BERLIN - June 11, 2004 - Understanding the mechanisms involved in chronic pain and treating it as effectively as possible is and will continue to be a crucial component to the management of rheumatoid arthritis and other inflammatory diseases, according to several experts who presented here June 9th at the annual meeting of the European Congress of Rheumatology.
"We now recognize pain to be such an important issue with these diseases that this meeting is devoting an entire session across conditions to the issue," said Gerold Stuchi, MD, a rheumatologist who practices in Munich, Germany. Dr. Stuchi was a co-chair of the session.
A variety of biochemical substances in the peripheral tissues can excite the sensory neurons and elicit pain. Therefore, medical therapy that addresses these multiple substances is an important part of chronic pain management, said Christoph Stein, MD, a consultant in the department of anesthesia at Charite Campus Benjamin Franklin in Berlin. These substances include substance P, calcitonin gene-related peptide (CGRP), bradykinin, prostaglandins, cyclo-oxygenase-2 (COX-2), and histamine.

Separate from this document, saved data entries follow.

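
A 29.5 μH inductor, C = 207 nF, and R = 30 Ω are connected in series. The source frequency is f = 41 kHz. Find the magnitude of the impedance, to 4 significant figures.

32.01 Ω

ω = 2πf = 257600 rad/s
X_L = ωL = 7.600 Ω
X_C = 1/(ωC) = 18.75 Ω
Net reactance X = X_L − X_C = -11.15 Ω
Z = 30.00 − j11.15 Ω
|Z| = √(30.00² + 11.15²) = 32.01 Ω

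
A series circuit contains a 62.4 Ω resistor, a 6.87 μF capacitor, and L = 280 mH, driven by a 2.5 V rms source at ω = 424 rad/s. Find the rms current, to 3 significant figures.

10.7 mA

X_L = ωL = 119 Ω
X_C = 1/(ωC) = 343 Ω
Net reactance X = X_L − X_C = -225 Ω
Z = 62.4 − j225 Ω
|Z| = √(62.4² + 225²) = 233 Ω
I = V/|Z| = 2.5/233 = 10.7 mA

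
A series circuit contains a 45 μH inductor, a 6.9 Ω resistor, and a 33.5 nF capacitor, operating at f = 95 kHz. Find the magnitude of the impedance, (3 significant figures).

ω = 2πf = 596900 rad/s
X_L = ωL = 26.9 Ω
X_C = 1/(ωC) = 50.0 Ω
Net reactance X = X_L − X_C = -23.1 Ω
Z = 6.90 − j23.1 Ω
|Z| = √(6.90² + 23.1²) = 24.2 Ω

24.2 Ω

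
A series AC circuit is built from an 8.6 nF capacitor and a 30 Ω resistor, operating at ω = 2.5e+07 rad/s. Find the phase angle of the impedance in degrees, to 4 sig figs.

-8.813°

X_C = 1/(ωC) = 4.651 Ω
Z = 30.00 − j4.651 Ω
|Z| = √(30.00² + 4.651²) = 30.36 Ω
∠Z = arctan(-4.651/30.00) = -8.813°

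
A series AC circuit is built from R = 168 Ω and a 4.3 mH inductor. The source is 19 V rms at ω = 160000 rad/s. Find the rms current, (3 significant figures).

26.8 mA

X_L = ωL = 688 Ω
Z = 168 + j688 Ω
|Z| = √(168² + 688²) = 708 Ω
I = V/|Z| = 19/708 = 26.8 mA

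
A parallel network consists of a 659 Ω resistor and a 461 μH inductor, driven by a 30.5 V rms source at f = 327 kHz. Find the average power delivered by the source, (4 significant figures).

1.412 W

ω = 2πf = 2.055e+06 rad/s
X_L = ωL = 947.2 Ω
Parallel: admittances add. Y = 1/R + 1/(jωL)
Y = (0.001517 − j0.001056) S
|Y| = 0.001849 S → |Z| = 1/|Y| = 541.0 Ω, ∠Z = −∠Y = 34.83°
I = V/|Z| = 56.38 mA
P = VI cos φ = 30.5 × 0.05638 × cos(34.83°) = 1.412 W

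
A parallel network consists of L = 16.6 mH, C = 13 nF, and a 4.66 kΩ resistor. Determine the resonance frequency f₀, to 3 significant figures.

10.8 kHz

ω₀ = 1/√(LC) = 1/√(0.0166 × 1.3e-08) = 68070 rad/s
f₀ = ω₀/(2π) = 10.8 kHz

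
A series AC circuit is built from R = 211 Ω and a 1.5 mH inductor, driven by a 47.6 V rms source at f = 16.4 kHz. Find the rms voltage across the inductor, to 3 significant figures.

ω = 2πf = 103000 rad/s
X_L = ωL = 155 Ω
Z = 211 + j155 Ω
|Z| = √(211² + 155²) = 262 Ω
I = V/|Z| = 182 mA
V_L = I·|Z_L| = 0.182 × 155 = 28.1 V

28.1 V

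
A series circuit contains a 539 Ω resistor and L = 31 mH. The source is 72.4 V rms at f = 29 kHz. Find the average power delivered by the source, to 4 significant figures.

ω = 2πf = 182200 rad/s
X_L = ωL = 5649 Ω
Z = 539.0 + j5649 Ω
|Z| = √(539.0² + 5649²) = 5674 Ω
∠Z = arctan(5649/539.0) = 84.55°
I = V/|Z| = 12.76 mA
P = VI cos φ = 72.4 × 0.01276 × cos(84.55°) = 87.75 mW

87.75 mW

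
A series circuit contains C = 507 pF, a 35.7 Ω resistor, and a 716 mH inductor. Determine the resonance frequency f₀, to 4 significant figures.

8.353 kHz

ω₀ = 1/√(LC) = 1/√(0.716 × 5.07e-10) = 52490 rad/s
f₀ = ω₀/(2π) = 8.353 kHz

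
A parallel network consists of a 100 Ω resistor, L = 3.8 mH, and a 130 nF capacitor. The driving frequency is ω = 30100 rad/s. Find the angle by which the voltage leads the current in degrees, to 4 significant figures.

25.78°

X_L = ωL = 114.4 Ω
X_C = 1/(ωC) = 255.6 Ω
Parallel: admittances add. Y = 1/R + 1/(jωL) + jωC
Y = (0.01000 − j0.004830) S
|Y| = 0.01111 S → |Z| = 1/|Y| = 90.05 Ω, ∠Z = −∠Y = 25.78°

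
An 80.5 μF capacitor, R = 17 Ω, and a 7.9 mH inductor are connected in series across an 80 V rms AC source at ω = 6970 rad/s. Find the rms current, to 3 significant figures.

1.43 A

X_L = ωL = 55.1 Ω
X_C = 1/(ωC) = 1.78 Ω
Net reactance X = X_L − X_C = 53.3 Ω
Z = 17.0 + j53.3 Ω
|Z| = √(17.0² + 53.3²) = 55.9 Ω
I = V/|Z| = 80/55.9 = 1.43 A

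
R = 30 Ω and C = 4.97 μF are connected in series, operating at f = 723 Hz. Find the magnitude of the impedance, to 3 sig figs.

53.5 Ω

ω = 2πf = 4543 rad/s
X_C = 1/(ωC) = 44.3 Ω
Z = 30.0 − j44.3 Ω
|Z| = √(30.0² + 44.3²) = 53.5 Ω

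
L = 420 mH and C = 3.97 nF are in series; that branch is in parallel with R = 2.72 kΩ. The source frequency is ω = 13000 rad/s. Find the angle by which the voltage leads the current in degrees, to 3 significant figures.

-11.1°

X_L = ωL = 5460 Ω
X_C = 1/(ωC) = 19400 Ω
Branch 1: Z₁ = R = 2720 Ω
Branch 2 (series LC): Z₂ = j(X_L − X_C) = −j13900 Ω
Parallel: Z = Z₁Z₂/(Z₁+Z₂), |Z| = 2670 Ω, ∠Z = -11.1°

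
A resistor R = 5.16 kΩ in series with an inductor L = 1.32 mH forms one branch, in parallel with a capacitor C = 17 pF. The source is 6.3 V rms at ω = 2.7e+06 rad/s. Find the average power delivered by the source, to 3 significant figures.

5.21 mW

X_L = ωL = 3560 Ω
X_C = 1/(ωC) = 21800 Ω
Branch 1 (R+jX_L): Z₁ = 5160 + j3560 Ω, |Z₁| = 6270 Ω
Branch 2 (−jX_C): Z₂ = −j21800 Ω
Parallel: Z = Z₁Z₂/(Z₁+Z₂), |Z| = 7210 Ω, ∠Z = 18.8°
I = V/|Z| = 873 μA
P = VI cos φ = 6.3 × 0.000873 × cos(18.8°) = 5.21 mW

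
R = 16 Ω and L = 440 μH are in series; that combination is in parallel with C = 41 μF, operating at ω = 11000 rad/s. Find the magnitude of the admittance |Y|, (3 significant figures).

437 mS

X_L = ωL = 4.84 Ω
X_C = 1/(ωC) = 2.22 Ω
Branch 1 (R+jX_L): Z₁ = 16.0 + j4.84 Ω, |Z₁| = 16.7 Ω
Branch 2 (−jX_C): Z₂ = −j2.22 Ω
Parallel: Z = Z₁Z₂/(Z₁+Z₂), |Z| = 2.29 Ω, ∠Z = -82.5°
|Y| = 1/|Z| = 437 mS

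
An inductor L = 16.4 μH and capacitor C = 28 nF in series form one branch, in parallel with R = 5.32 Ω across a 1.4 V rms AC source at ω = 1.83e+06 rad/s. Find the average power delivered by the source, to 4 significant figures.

X_L = ωL = 30.01 Ω
X_C = 1/(ωC) = 19.52 Ω
Branch 1: Z₁ = R = 5.320 Ω
Branch 2 (series LC): Z₂ = j(X_L − X_C) = j10.50 Ω
Parallel: Z = Z₁Z₂/(Z₁+Z₂), |Z| = 4.745 Ω, ∠Z = 26.88°
I = V/|Z| = 295.0 mA
P = VI cos φ = 1.4 × 0.2950 × cos(26.88°) = 368.4 mW

368.4 mW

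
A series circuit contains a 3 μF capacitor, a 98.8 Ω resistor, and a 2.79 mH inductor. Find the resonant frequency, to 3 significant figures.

1.74 kHz

ω₀ = 1/√(LC) = 1/√(0.00279 × 3e-06) = 10930 rad/s
f₀ = ω₀/(2π) = 1.74 kHz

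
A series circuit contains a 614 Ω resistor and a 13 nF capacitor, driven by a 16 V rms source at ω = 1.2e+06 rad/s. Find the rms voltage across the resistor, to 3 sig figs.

X_C = 1/(ωC) = 64.1 Ω
Z = 614 − j64.1 Ω
|Z| = √(614² + 64.1²) = 617 Ω
I = V/|Z| = 25.9 mA
V_R = I·|Z_R| = 0.0259 × 614 = 15.9 V

15.9 V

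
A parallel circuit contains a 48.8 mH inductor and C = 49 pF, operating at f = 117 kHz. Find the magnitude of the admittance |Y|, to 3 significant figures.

ω = 2πf = 735100 rad/s
X_L = ωL = 35900 Ω
X_C = 1/(ωC) = 27800 Ω
Parallel: admittances add. Y = 1/(jωL) + jωC
Y = (0 + j8.15e-06) S
|Y| = 8.15e-06 S → |Z| = 1/|Y| = 123000 Ω, ∠Z = −∠Y = -90.0°

8.15 μS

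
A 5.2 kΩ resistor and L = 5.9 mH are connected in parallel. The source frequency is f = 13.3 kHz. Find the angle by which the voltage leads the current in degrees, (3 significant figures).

84.6°

ω = 2πf = 83570 rad/s
X_L = ωL = 493 Ω
Parallel: admittances add. Y = 1/R + 1/(jωL)
Y = (0.000192 − j0.00203) S
|Y| = 0.00204 S → |Z| = 1/|Y| = 491 Ω, ∠Z = −∠Y = 84.6°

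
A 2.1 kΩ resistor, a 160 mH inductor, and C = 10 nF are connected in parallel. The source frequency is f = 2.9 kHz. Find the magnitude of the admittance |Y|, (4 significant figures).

502.6 μS

ω = 2πf = 18220 rad/s
X_L = ωL = 2915 Ω
X_C = 1/(ωC) = 5488 Ω
Parallel: admittances add. Y = 1/R + 1/(jωL) + jωC
Y = (0.0004762 − j0.0001608) S
|Y| = 0.0005026 S → |Z| = 1/|Y| = 1990 Ω, ∠Z = −∠Y = 18.66°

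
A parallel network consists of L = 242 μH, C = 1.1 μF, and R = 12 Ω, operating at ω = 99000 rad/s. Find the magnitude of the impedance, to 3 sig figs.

9.34 Ω

X_L = ωL = 24.0 Ω
X_C = 1/(ωC) = 9.18 Ω
Parallel: admittances add. Y = 1/R + 1/(jωL) + jωC
Y = (0.0833 + j0.0672) S
|Y| = 0.107 S → |Z| = 1/|Y| = 9.34 Ω, ∠Z = −∠Y = -38.9°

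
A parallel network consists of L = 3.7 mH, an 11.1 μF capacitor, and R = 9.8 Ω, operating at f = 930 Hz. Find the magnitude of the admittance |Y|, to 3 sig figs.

104 mS

ω = 2πf = 5843 rad/s
X_L = ωL = 21.6 Ω
X_C = 1/(ωC) = 15.4 Ω
Parallel: admittances add. Y = 1/R + 1/(jωL) + jωC
Y = (0.102 + j0.0186) S
|Y| = 0.104 S → |Z| = 1/|Y| = 9.64 Ω, ∠Z = −∠Y = -10.3°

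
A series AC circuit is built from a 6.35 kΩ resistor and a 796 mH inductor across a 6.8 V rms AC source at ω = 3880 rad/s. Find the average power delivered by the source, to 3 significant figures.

5.89 mW

X_L = ωL = 3090 Ω
Z = 6350 + j3090 Ω
|Z| = √(6350² + 3090²) = 7060 Ω
∠Z = arctan(3090/6350) = 25.9°
I = V/|Z| = 963 μA
P = VI cos φ = 6.8 × 0.000963 × cos(25.9°) = 5.89 mW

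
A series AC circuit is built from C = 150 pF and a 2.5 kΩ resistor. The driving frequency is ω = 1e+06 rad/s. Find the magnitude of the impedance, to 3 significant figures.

7120 Ω

X_C = 1/(ωC) = 6670 Ω
Z = 2500 − j6670 Ω
|Z| = √(2500² + 6670²) = 7120 Ω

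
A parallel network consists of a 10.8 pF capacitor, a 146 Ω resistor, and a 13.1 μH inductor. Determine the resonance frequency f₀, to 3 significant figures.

ω₀ = 1/√(LC) = 1/√(1.31e-05 × 1.08e-11) = 8.407e+07 rad/s
f₀ = ω₀/(2π) = 13.4 MHz

13.4 MHz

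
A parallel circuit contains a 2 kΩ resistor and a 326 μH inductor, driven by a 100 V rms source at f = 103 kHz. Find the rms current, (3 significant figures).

ω = 2πf = 647200 rad/s
X_L = ωL = 211 Ω
Parallel: admittances add. Y = 1/R + 1/(jωL)
Y = (0.000500 − j0.00474) S
|Y| = 0.00477 S → |Z| = 1/|Y| = 210 Ω, ∠Z = −∠Y = 84.0°
I = V/|Z| = 100/210 = 477 mA

477 mA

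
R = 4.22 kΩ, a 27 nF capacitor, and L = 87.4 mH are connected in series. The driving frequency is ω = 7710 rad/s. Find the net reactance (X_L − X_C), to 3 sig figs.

X_L = ωL = 674 Ω
X_C = 1/(ωC) = 4800 Ω
X = 674 − 4800 = -4130 Ω

-4130 Ω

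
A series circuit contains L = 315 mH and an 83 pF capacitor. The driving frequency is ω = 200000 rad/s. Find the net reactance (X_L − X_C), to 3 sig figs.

X_L = ωL = 63000 Ω
X_C = 1/(ωC) = 60200 Ω
X = 63000 − 60200 = 2760 Ω

2760 Ω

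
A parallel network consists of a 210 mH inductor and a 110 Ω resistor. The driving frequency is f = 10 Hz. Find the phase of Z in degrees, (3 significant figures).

83.2°

ω = 2πf = 62.83 rad/s
X_L = ωL = 13.2 Ω
Parallel: admittances add. Y = 1/R + 1/(jωL)
Y = (0.00909 − j0.0758) S
|Y| = 0.0763 S → |Z| = 1/|Y| = 13.1 Ω, ∠Z = −∠Y = 83.2°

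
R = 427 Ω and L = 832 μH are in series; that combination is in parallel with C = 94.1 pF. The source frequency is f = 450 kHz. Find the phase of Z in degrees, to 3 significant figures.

62.8°

ω = 2πf = 2.827e+06 rad/s
X_L = ωL = 2350 Ω
X_C = 1/(ωC) = 3760 Ω
Branch 1 (R+jX_L): Z₁ = 427 + j2350 Ω, |Z₁| = 2390 Ω
Branch 2 (−jX_C): Z₂ = −j3760 Ω
Parallel: Z = Z₁Z₂/(Z₁+Z₂), |Z| = 6120 Ω, ∠Z = 62.8°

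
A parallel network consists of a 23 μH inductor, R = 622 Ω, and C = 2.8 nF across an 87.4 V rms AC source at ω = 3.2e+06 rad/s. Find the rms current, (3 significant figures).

428 mA

X_L = ωL = 73.6 Ω
X_C = 1/(ωC) = 112 Ω
Parallel: admittances add. Y = 1/R + 1/(jωL) + jωC
Y = (0.00161 − j0.00463) S
|Y| = 0.00490 S → |Z| = 1/|Y| = 204 Ω, ∠Z = −∠Y = 70.8°
I = V/|Z| = 87.4/204 = 428 mA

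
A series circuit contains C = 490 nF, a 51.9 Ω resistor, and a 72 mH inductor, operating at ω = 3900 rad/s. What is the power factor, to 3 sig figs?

0.209

X_L = ωL = 281 Ω
X_C = 1/(ωC) = 523 Ω
Net reactance X = X_L − X_C = -242 Ω
Z = 51.9 − j242 Ω
|Z| = √(51.9² + 242²) = 248 Ω
∠Z = arctan(-242/51.9) = -77.9°
cos φ = cos(-77.9°) = 0.209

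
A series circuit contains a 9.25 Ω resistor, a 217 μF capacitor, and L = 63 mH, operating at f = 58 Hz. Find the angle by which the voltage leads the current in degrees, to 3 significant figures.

ω = 2πf = 364.4 rad/s
X_L = ωL = 23.0 Ω
X_C = 1/(ωC) = 12.6 Ω
Net reactance X = X_L − X_C = 10.3 Ω
Z = 9.25 + j10.3 Ω
|Z| = √(9.25² + 10.3²) = 13.9 Ω
∠Z = arctan(10.3/9.25) = 48.1°

48.1°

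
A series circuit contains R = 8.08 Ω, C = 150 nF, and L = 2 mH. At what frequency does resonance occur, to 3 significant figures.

ω₀ = 1/√(LC) = 1/√(0.002 × 1.5e-07) = 57740 rad/s
f₀ = ω₀/(2π) = 9.19 kHz

9.19 kHz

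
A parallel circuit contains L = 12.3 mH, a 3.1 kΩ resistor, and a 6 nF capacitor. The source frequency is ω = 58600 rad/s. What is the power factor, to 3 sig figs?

X_L = ωL = 721 Ω
X_C = 1/(ωC) = 2840 Ω
Parallel: admittances add. Y = 1/R + 1/(jωL) + jωC
Y = (0.000323 − j0.00104) S
|Y| = 0.00108 S → |Z| = 1/|Y| = 922 Ω, ∠Z = −∠Y = 72.7°
cos φ = cos(72.7°) = 0.297

0.297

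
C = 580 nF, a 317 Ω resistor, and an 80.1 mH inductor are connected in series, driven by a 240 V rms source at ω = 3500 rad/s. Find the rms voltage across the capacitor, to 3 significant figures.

X_L = ωL = 280 Ω
X_C = 1/(ωC) = 493 Ω
Net reactance X = X_L − X_C = -212 Ω
Z = 317 − j212 Ω
|Z| = √(317² + 212²) = 382 Ω
I = V/|Z| = 629 mA
V_C = I·|Z_C| = 0.629 × 493 = 310 V

310 V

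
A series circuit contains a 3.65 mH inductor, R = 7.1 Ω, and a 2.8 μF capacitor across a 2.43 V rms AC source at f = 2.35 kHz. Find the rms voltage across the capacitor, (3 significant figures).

1.92 V

ω = 2πf = 14770 rad/s
X_L = ωL = 53.9 Ω
X_C = 1/(ωC) = 24.2 Ω
Net reactance X = X_L − X_C = 29.7 Ω
Z = 7.10 + j29.7 Ω
|Z| = √(7.10² + 29.7²) = 30.5 Ω
I = V/|Z| = 79.6 mA
V_C = I·|Z_C| = 0.0796 × 24.2 = 1.92 V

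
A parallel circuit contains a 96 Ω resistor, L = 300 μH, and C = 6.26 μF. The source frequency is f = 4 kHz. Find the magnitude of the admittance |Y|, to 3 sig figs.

26.8 mS

ω = 2πf = 25130 rad/s
X_L = ωL = 7.54 Ω
X_C = 1/(ωC) = 6.36 Ω
Parallel: admittances add. Y = 1/R + 1/(jωL) + jωC
Y = (0.0104 + j0.0247) S
|Y| = 0.0268 S → |Z| = 1/|Y| = 37.3 Ω, ∠Z = −∠Y = -67.1°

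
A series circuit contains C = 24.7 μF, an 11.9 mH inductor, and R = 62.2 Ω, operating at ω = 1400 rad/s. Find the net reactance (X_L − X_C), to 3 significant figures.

-12.3 Ω

X_L = ωL = 16.7 Ω
X_C = 1/(ωC) = 28.9 Ω
X = 16.7 − 28.9 = -12.3 Ω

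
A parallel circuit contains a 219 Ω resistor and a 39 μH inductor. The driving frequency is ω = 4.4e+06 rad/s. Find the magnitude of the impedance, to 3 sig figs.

135 Ω

X_L = ωL = 172 Ω
Parallel: admittances add. Y = 1/R + 1/(jωL)
Y = (0.00457 − j0.00583) S
|Y| = 0.00740 S → |Z| = 1/|Y| = 135 Ω, ∠Z = −∠Y = 51.9°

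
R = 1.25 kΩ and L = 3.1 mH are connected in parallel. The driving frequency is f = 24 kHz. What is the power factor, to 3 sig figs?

0.350

ω = 2πf = 150800 rad/s
X_L = ωL = 467 Ω
Parallel: admittances add. Y = 1/R + 1/(jωL)
Y = (0.000800 − j0.00214) S
|Y| = 0.00228 S → |Z| = 1/|Y| = 438 Ω, ∠Z = −∠Y = 69.5°
cos φ = cos(69.5°) = 0.350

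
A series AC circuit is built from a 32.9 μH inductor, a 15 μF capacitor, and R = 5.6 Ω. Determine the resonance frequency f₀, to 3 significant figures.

ω₀ = 1/√(LC) = 1/√(3.29e-05 × 1.5e-05) = 45010 rad/s
f₀ = ω₀/(2π) = 7.16 kHz

7.16 kHz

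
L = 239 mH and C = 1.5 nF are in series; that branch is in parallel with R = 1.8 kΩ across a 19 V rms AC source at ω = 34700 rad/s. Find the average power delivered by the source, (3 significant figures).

201 mW

X_L = ωL = 8290 Ω
X_C = 1/(ωC) = 19200 Ω
Branch 1: Z₁ = R = 1800 Ω
Branch 2 (series LC): Z₂ = j(X_L − X_C) = −j10900 Ω
Parallel: Z = Z₁Z₂/(Z₁+Z₂), |Z| = 1780 Ω, ∠Z = -9.36°
I = V/|Z| = 10.7 mA
P = VI cos φ = 19 × 0.0107 × cos(-9.36°) = 201 mW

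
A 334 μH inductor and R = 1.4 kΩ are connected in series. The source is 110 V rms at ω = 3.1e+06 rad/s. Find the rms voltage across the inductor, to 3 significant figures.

X_L = ωL = 1040 Ω
Z = 1400 + j1040 Ω
|Z| = √(1400² + 1040²) = 1740 Ω
I = V/|Z| = 63.2 mA
V_L = I·|Z_L| = 0.0632 × 1040 = 65.4 V

65.4 V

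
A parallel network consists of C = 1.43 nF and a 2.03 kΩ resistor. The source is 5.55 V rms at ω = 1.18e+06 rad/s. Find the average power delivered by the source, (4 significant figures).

X_C = 1/(ωC) = 592.6 Ω
Parallel: admittances add. Y = 1/R + jωC
Y = (0.0004926 + j0.001687) S
|Y| = 0.001758 S → |Z| = 1/|Y| = 568.9 Ω, ∠Z = −∠Y = -73.73°
I = V/|Z| = 9.756 mA
P = VI cos φ = 5.55 × 0.009756 × cos(-73.73°) = 15.17 mW

15.17 mW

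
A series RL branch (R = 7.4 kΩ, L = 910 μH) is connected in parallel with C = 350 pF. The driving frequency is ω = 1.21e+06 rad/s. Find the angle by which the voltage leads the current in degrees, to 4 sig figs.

-71.87°

X_L = ωL = 1101 Ω
X_C = 1/(ωC) = 2361 Ω
Branch 1 (R+jX_L): Z₁ = 7400 + j1101 Ω, |Z₁| = 7481 Ω
Branch 2 (−jX_C): Z₂ = −j2361 Ω
Parallel: Z = Z₁Z₂/(Z₁+Z₂), |Z| = 2353 Ω, ∠Z = -71.87°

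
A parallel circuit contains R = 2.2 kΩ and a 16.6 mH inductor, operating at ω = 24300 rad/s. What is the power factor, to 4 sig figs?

X_L = ωL = 403.4 Ω
Parallel: admittances add. Y = 1/R + 1/(jωL)
Y = (0.0004545 − j0.002479) S
|Y| = 0.002520 S → |Z| = 1/|Y| = 396.8 Ω, ∠Z = −∠Y = 79.61°
cos φ = cos(79.61°) = 0.1803

0.1803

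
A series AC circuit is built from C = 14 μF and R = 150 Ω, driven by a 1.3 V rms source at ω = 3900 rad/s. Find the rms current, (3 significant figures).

8.60 mA

X_C = 1/(ωC) = 18.3 Ω
Z = 150 − j18.3 Ω
|Z| = √(150² + 18.3²) = 151 Ω
I = V/|Z| = 1.3/151 = 8.60 mA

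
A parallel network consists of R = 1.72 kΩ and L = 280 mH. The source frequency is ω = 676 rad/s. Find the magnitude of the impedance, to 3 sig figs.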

"The sensory nerve terminals are very different in the inflamed state compared to the non-inflamed state," said Dr. Stein. "The sodium and potassium channels increase in an inflamed state, as do the bradykinin and prostaglandin receptors." Fortunately, the number of opioid receptors also increases and therefore inhibits neuronal excitability and therefore tempers the perception of pain.
The standard medical therapies that are used to address pain in inflammatory diseases include the COX-2 inhibitors, conventional nonsteroidal anti-inflammatory drugs (NSAIDs), acetaminophen, opioids, and topical capsaicin. He noted that one study found acetaminophen comparable only to placebo in its ability to address inflammatory pain (Am Pn Soc, 2002), and that two studies had shown that systemic opioids such as oxycodone and codeine only have a pain reduction benefit of approximately 16 percent to 17 percent.
However, intra-articular injections of opioids may be as effective as steroid injections in reducing pain. Interestingly, some studies have shown that opioid injections cause a reduction in the number of inflammatory cells in the synovial fluid, Dr. Stein said. "Today's pain therapies are able to reduce excitatory nerve conduction and therefore address pain," he said. Because certain drug classes such as COX-2 inhibitors and NSAIDs are associated with different toxicity issues, the development of effective pain management with better tolerability is crucial, he said.
In other presentations in the session, experts addressed the brain mechanisms involved in chronic pain and the issue of widespread use of complementary therapies among people who live with chronic pain. Daniel Jeanmonod, MD, a rheumatologist at the University Hospital Zurich in Zurich, Switzerland, pointed to electroencelograph (EEG) studies that show that the thalamocortical network is involved in several chronic pain conditions, and that whether pain is neurogenic or somatogenic, a thalamocortical dysrhythmia is evident on the EEGs of people with chronic pain.
Edzard Ernst, MD, of the Peninsula Medical School of Exeter and Plymouth, United Kingdom, stressed that physicians who treat patients with chronic pain need to be aware and ask patients about their use of complementary therapies. "Approximately 80 percent of your patients are using these therapies and not telling you," he said. The most common types of complementary therapies used in chronic pain conditions include acupuncture, chiropractic treatments, herbal treatments, and homeopathy.